İngiliz “solu” ile İngiliz “sağı” Batı emperyalizminin sözcülüğü konusunda büyük bir yarış halindeler!
* * *
Görülüyor ki, Batılı devletlerin solu ve sağını birleştiren belirli noktalar var. İster adını “Kutsal İttifak” koyun, ister “Milli Mutabakat”!
Belli konularda Batı’da sol ve sağ aynı stratejileri savunuyor. Birbirlerinin antitezini geliştirmekten özenle kaçınıyorlar, sadece birbirlerini “mutabakat” halinde oldukları stratejilerin gereğini yeterince yerine getirmemekle eleştiriyorlar.
Batılı olmayanı sömürme, sol ve sağın mutabakat konularının başında geliyor!
Batı’da sol ile sağ arasındaki bu işbirliği aslında gayet olağan. Nitekim, sömürgecilik tarihinde Batılı devletlerce sömürgecilik neticesinde elde edilen artı üründen sermaye kesimi aslan payını alırken, işçiler de bu artı ürünü “tırtıklamamışlar” mıydı?
Dolayısıyla temel çelişkinin “sömüren/sömürülen” milletler arasında olduğu tarihsel dönem sürüyor.
Değişen sadece sömürünün biçimi, yöntemi ve araçları!
* * *
Böyle bir ortamda sömürülen ülkelerin “sol” hareketlerine önemli bir görev düşüyor.

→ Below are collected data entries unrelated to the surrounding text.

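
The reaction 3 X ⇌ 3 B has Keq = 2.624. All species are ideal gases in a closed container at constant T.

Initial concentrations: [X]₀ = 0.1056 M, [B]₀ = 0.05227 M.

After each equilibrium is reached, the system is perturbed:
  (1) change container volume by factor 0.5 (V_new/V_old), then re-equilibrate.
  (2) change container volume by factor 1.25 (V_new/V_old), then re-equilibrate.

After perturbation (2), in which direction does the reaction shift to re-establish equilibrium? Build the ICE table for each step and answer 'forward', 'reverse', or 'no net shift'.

Direction: no net shift

Q₀ = 0.1213 vs Keq = 2.624 ⇒ Q<K, forward
Step 1:
                   X          B
  init        0.1056    0.05227
  Δ         -0.03925    0.03925
  eq         0.06635    0.09152
  solve Keq expr → x = 0.01308; check Q = 2.624
Then change container volume by factor 0.5 (V_new/V_old).
Step 2:
                   X          B
  init        0.1327      0.183
  Δ                0          0
  eq          0.1327      0.183
  solve Keq expr → x = 0; check Q = 2.624
Then change container volume by factor 1.25 (V_new/V_old).
Step 3:
                   X          B
  init        0.1062     0.1464
  Δ                0          0
  eq          0.1062     0.1464
  solve Keq expr → x = 0; check Q = 2.624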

Çünkü muhafazakar sağ, böyle toplumlarda sadece geleneksel değerleri muhafaza etmiyor. Gelir adaletsizliğinin esas nedeni olan eşitsizlikçi üretim yapısını ve küresel bağımlılık ilişkisini de muhafaza ediyor!
Dolayısıyla sömürülen devletlerin solu, kendini muhafazakar sağın yaklaşımından uzak tutmalı.
Bu da yetmez. Kendini Batı solunun önerdiği sömürü ilişkisinin özüne dokunmayan modellerden de uzak tutmalı!
Tarihimizde bu şekildeki bir sol anlayışı ilk kez Türkiye Cumhuriyeti’nin kuruluş aşamasında Mustafa Kemal Atatürk geliştirmişti.
Muhafazakar sağı ve Batı solunu taklit etmeden Mustafa Kemal’i anlamak ve Mustafa Kemal’in ideolojisi çerçevesinde stratejiler geliştirmek bugün CHP’yi yönetenlerin Türk halkına yönelik temel sorumluluğudur!